· Fachbeitrag · Projektmanagement
Integrierte Projektabwicklung (IPA) in der Praxis: Wie läuft’s wirklich mit dem Konstrukt?
von Dipl.-Ing. Gunnar Schuchhardt (Bauingenieurwesen) IPA-Berater und Coach; Gründer der Beratungsgesellschaft Condots
| Seit 2018 wird in Deutschland mit der IPA ein neues Projektabwicklungsmodell für Bauvorhaben angewandt. Der Autor hat eines der ersten ‒ vollumfänglich nach IPA umgesetzten ‒ Projekte für den Pharmariesen Bayer (SOL-1; Investition: 275 Mio. Euro, Projektlaufzeit: 2019 bis 2024) über den gesamten Projektlebenszyklus begleitet und betreut inzwischen zwei weitere Projekte. Für PBP beleuchtet er den aktuellen Stand von IPA zwischen Innovationsanspruch und Vergaberealität. Und er benennt, was Planungs- und Projektsteuerungsbüros aus den ersten Projekten lernen können. |
Warum alle über IPA reden
Integrierte Projektabwicklung (IPA) gilt als Antwort auf die steigende Komplexität heutiger Bauprojekte. Der Ansatz kombiniert gemeinsame Ziele, ein Mehrparteienvertragsmodell, transparente Kostenmechanismen und interdisziplinär kollaborativ agierende Teams. Auch PBP hatte in der Vergangenheit mehrfach über die Grundsätze berichtet. Die Zahl der laufenden IPA-Projekte wächst kontinuierlich.

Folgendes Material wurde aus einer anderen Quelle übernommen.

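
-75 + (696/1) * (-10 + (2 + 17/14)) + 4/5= -167897/35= -4797.06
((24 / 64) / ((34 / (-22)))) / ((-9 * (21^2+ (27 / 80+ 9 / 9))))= 10 / 164067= 0.00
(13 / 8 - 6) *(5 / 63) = -25 / 72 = -0.35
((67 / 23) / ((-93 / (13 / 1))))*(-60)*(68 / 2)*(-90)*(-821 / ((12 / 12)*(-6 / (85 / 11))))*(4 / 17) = -145878564000 / 7843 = -18599842.41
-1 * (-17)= 17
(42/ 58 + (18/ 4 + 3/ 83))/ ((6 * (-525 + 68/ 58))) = -8441/ 5043412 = -0.00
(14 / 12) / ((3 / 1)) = 7 / 18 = 0.39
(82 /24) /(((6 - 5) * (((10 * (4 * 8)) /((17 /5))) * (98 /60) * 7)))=697 /219520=0.00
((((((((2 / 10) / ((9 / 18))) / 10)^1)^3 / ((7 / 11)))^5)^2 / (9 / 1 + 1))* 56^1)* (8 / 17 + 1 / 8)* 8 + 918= 2731141661967487199724757829244481399655350505776351974 / 2975099849637785620615204607020132243633270263671875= 918.00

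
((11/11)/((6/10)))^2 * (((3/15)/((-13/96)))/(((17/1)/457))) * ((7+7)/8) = -193.00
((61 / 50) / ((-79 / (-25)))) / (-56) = -61 / 8848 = -0.01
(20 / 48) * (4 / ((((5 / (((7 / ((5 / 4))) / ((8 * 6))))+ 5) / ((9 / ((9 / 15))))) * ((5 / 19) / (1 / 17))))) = 133 / 1139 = 0.12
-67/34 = -1.97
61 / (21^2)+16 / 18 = 151 / 147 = 1.03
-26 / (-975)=2 / 75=0.03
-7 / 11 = -0.64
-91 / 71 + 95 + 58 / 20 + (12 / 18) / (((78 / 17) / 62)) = 8774423 / 83070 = 105.63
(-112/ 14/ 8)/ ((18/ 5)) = -5/ 18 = -0.28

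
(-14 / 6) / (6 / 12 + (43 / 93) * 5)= -434 / 523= -0.83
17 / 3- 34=-85 / 3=-28.33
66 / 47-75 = -3459 / 47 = -73.60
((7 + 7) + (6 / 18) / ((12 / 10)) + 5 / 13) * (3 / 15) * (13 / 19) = 3431 / 1710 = 2.01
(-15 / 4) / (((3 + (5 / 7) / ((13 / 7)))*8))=-195 / 1408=-0.14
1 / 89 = 0.01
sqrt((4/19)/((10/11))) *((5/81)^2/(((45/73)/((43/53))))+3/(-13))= -9184756 *sqrt(2090)/3865052295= -0.11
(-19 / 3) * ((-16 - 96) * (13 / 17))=27664 / 51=542.43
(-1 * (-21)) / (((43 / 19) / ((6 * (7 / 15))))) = 5586 / 215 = 25.98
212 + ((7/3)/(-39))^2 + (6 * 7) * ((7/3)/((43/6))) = 132840163/588627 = 225.68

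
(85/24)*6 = 85/4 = 21.25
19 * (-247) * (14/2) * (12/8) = -98553/2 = -49276.50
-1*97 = -97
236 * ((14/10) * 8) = 13216/5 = 2643.20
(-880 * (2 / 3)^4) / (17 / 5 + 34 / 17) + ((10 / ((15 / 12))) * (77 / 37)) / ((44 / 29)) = -21.22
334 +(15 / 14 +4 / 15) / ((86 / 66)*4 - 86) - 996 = -123545531 / 186620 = -662.02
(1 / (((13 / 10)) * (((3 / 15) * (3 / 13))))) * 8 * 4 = 1600 / 3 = 533.33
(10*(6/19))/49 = 60/931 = 0.06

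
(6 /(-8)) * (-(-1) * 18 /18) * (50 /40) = -15 /16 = -0.94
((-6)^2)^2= 1296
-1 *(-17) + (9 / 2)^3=865 / 8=108.12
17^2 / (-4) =-289 / 4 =-72.25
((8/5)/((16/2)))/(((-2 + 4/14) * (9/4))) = -7/135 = -0.05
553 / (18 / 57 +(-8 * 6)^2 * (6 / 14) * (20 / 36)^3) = 1985823 / 609134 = 3.26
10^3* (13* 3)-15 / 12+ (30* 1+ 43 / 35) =39029.98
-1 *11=-11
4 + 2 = 6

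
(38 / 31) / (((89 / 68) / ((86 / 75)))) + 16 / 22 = 4099864 / 2276175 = 1.80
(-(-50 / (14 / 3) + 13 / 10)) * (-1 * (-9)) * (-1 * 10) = -847.29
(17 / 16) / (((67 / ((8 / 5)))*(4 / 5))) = 17 / 536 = 0.03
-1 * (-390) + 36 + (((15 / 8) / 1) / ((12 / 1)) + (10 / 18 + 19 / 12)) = 123349 / 288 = 428.30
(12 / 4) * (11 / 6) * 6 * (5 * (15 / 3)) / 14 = 825 / 14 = 58.93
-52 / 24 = -13 / 6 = -2.17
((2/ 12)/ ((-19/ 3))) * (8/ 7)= -4/ 133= -0.03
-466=-466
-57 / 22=-2.59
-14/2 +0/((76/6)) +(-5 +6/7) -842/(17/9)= -54372/119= -456.91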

Die nachfolgende Abbildung (Quelle: https://ipa-zentrum.de/wp-content/uploads/2025/07/2025-IPA-Report.pdf, Seite 10) gibt einen aktuellen Überblick über abgeschlossene, laufende und in Vorbereitung befindliche IPA-Vorhaben in Deutschland. Sie verdeutlicht, dass IPA inzwischen in mehreren Sektoren, vor allem bei Großprojekten der öffentlichen Hand, ankommt.

Erste Projekte ‒ sowohl im privaten als auch im öffentlichen Sektor ‒ sind inzwischen erfolgreich abgeschlossen. Die Methode verlässt damit ihre Pilotphase und etabliert sich als ernstzunehmende Ergänzung zu konventionellen Abwicklungsmodellen.

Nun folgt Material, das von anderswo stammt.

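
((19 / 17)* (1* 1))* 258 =4902 / 17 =288.35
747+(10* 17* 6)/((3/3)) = 1767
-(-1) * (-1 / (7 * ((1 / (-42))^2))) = -252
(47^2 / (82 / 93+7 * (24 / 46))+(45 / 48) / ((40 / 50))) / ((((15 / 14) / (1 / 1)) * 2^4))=353652383 / 12413440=28.49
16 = 16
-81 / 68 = -1.19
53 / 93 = 0.57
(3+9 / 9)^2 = 16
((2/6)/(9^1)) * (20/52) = 5/351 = 0.01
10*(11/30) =11/3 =3.67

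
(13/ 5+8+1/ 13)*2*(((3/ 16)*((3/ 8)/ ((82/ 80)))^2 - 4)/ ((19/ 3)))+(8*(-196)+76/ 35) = -18359812719/ 11625796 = -1579.23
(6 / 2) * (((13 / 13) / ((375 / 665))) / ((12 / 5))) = 133 / 60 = 2.22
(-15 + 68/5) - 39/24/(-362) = -20207/14480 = -1.40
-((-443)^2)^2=-38513670001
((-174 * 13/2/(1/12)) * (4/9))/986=-104/17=-6.12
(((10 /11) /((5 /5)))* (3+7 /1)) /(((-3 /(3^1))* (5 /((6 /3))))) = -3.64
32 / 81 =0.40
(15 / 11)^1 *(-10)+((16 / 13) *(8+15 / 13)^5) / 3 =4197810377374 / 159284697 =26354.13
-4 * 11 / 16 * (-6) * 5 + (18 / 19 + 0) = 3171 / 38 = 83.45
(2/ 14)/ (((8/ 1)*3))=1/ 168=0.01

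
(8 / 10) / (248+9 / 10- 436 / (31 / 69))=-248 / 223681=-0.00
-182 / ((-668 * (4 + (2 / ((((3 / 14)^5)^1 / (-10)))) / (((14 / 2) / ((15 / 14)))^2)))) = -2457 / 9315928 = -0.00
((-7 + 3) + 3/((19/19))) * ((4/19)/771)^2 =-16/214593201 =-0.00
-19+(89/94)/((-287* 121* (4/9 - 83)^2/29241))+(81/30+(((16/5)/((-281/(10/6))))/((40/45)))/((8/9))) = -82662652005820111/5063829425259220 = -16.32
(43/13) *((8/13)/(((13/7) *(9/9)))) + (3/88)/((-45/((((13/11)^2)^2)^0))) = 3176363/2900040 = 1.10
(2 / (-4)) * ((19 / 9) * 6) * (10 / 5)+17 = 13 / 3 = 4.33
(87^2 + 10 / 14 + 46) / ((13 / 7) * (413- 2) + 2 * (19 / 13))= 138606 / 13945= 9.94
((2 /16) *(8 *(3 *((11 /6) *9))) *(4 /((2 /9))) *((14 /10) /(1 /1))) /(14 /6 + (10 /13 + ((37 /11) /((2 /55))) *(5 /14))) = 34.52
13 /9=1.44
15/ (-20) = -0.75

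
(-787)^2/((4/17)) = 10529273/4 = 2632318.25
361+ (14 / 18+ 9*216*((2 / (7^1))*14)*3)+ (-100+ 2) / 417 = 29635618 / 1251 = 23689.54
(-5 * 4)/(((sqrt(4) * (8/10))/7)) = -175/2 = -87.50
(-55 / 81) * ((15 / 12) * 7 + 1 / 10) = -649 / 108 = -6.01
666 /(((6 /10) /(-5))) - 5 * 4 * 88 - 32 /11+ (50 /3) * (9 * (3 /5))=-79452 /11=-7222.91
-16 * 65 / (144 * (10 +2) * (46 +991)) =-65 / 111996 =-0.00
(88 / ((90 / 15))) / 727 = 44 / 2181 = 0.02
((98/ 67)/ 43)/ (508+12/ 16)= 392/ 5862835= 0.00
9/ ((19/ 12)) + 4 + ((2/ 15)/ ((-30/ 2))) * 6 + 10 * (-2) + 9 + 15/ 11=-86/ 15675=-0.01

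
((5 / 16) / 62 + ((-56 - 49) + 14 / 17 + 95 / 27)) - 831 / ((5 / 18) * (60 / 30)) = -3634548557 / 2276640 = -1596.45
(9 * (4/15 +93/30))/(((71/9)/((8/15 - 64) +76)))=85446/1775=48.14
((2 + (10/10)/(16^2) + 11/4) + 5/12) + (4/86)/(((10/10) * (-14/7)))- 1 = 136961/33024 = 4.15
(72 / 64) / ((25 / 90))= 81 / 20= 4.05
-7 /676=-0.01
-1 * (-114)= 114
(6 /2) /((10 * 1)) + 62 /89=887 /890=1.00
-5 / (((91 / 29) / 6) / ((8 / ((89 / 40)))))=-278400 / 8099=-34.37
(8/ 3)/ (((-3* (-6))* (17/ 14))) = 56/ 459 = 0.12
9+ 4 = 13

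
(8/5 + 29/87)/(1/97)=2813/15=187.53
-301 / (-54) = 301 / 54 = 5.57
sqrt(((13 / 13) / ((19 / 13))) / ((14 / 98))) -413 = -413 + sqrt(1729) / 19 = -410.81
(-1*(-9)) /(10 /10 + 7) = 9 /8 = 1.12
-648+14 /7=-646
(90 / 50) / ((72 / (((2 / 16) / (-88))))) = -1 / 28160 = -0.00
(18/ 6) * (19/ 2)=57/ 2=28.50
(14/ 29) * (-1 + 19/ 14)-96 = -2779/ 29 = -95.83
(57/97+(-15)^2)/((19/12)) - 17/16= 4170013/29488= 141.41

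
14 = 14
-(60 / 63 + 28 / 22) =-514 / 231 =-2.23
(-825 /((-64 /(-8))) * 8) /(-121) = 75 /11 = 6.82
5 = 5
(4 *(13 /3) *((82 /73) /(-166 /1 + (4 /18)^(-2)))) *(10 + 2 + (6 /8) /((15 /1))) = -1027624 /638385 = -1.61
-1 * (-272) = 272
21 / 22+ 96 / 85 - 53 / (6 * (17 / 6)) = -1933 / 1870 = -1.03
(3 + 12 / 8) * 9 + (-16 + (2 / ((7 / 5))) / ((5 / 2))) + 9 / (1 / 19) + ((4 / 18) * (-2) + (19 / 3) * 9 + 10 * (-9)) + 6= 21247 / 126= 168.63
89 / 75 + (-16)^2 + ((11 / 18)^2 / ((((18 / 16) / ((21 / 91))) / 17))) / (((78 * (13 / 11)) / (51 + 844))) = 10804116844 / 40040325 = 269.83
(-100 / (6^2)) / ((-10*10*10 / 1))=0.00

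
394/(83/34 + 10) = 13396/423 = 31.67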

PRAXISTIPPS | Um sich einen besseren Überblick zu verschaffen, sollten Sie
|
IPA im Markt: Bewerber-Resonanz ist noch begrenzt
Obwohl IPA zunehmend Aufmerksamkeit erhält, bleibt die Bewerberzahl in vielen Verfahren gering. Dieses verdeutlicht auch der erste Prüfbericht des Bundesrechnungshofs vom 21.01.2025. Einige öffentliche Ausschreibungen erhielten lediglich ein bis zwei Angebote ‒ ein klares Zeichen dafür, dass der Markt noch nicht ausreichend vorbereitet ist. Die Ursachen dürften hier vielfältig sein: ein noch unzureichendes Verständnis von IPA, die Komplexität des Zielkostenmodells, Unsicherheit gegenüber dem Mehrparteienvertrag oder auch die aktuell ohnehin angespannte Ressourcenlage bei den Planungsbüros und Baufirmen.

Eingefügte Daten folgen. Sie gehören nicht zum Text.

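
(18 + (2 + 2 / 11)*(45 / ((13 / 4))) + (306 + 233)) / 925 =83971 / 132275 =0.63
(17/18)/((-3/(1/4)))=-17/216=-0.08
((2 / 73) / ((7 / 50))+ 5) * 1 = 2655 / 511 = 5.20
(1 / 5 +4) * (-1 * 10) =-42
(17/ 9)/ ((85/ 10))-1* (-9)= 83/ 9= 9.22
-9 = -9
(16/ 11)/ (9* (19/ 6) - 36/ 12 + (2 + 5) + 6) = 0.04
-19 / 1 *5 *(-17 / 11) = 1615 / 11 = 146.82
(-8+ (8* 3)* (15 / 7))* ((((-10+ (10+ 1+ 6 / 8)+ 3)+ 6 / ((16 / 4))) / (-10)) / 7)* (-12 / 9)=760 / 147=5.17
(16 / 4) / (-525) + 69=36221 / 525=68.99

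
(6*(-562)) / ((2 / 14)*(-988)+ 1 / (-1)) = 23604 / 995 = 23.72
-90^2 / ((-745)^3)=324 / 16539745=0.00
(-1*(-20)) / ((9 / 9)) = 20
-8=-8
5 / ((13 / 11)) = 4.23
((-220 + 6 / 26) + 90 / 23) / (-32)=64541 / 9568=6.75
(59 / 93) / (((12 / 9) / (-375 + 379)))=59 / 31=1.90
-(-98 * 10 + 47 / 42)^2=-1690278769 / 1764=-958207.92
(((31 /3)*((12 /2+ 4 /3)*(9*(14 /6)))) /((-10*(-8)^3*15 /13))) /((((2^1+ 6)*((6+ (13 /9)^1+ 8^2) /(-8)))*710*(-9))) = 31031 /52592256000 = 0.00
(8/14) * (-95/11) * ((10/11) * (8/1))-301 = -285347/847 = -336.89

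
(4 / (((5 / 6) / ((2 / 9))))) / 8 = 2 / 15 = 0.13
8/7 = 1.14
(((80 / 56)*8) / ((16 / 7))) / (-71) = -5 / 71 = -0.07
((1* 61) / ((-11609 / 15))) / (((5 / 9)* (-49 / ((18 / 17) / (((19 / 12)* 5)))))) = 355752 / 918678215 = 0.00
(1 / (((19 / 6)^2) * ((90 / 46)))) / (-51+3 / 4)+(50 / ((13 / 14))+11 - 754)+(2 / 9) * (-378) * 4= -4835107019 / 4716465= -1025.15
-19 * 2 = -38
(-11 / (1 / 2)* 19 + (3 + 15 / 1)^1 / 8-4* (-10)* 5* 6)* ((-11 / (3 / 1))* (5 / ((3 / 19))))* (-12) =3278165 / 3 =1092721.67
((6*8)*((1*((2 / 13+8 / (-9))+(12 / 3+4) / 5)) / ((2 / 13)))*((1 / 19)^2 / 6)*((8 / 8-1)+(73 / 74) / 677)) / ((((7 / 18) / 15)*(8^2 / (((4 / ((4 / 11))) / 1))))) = 609477 / 506390584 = 0.00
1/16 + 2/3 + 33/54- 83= -81.66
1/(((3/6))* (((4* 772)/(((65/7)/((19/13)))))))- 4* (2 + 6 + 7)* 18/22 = -49.09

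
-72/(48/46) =-69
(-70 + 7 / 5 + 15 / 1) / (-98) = 134 / 245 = 0.55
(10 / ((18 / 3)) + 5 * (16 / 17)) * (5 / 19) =1625 / 969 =1.68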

Ein weiterer ‒ oft übersehener ‒ Faktor ist die Berücksichtigung des Mittelstands. Viele IPA-Vergabepakete werden aktuell sehr groß zugeschnitten, sodass klassische mittelständische Planungs- und Ausführungsunternehmen kaum direkt teilnehmen können. Dabei zeigt die Erfahrung aus den IPA-Projekten: Gerade mittelständische Unternehmen mit ihrer eigenen tiefen Wertschöpfungskette bringen die praktische Umsetzungskraft mit, die IPA-Teams erfolgreich macht.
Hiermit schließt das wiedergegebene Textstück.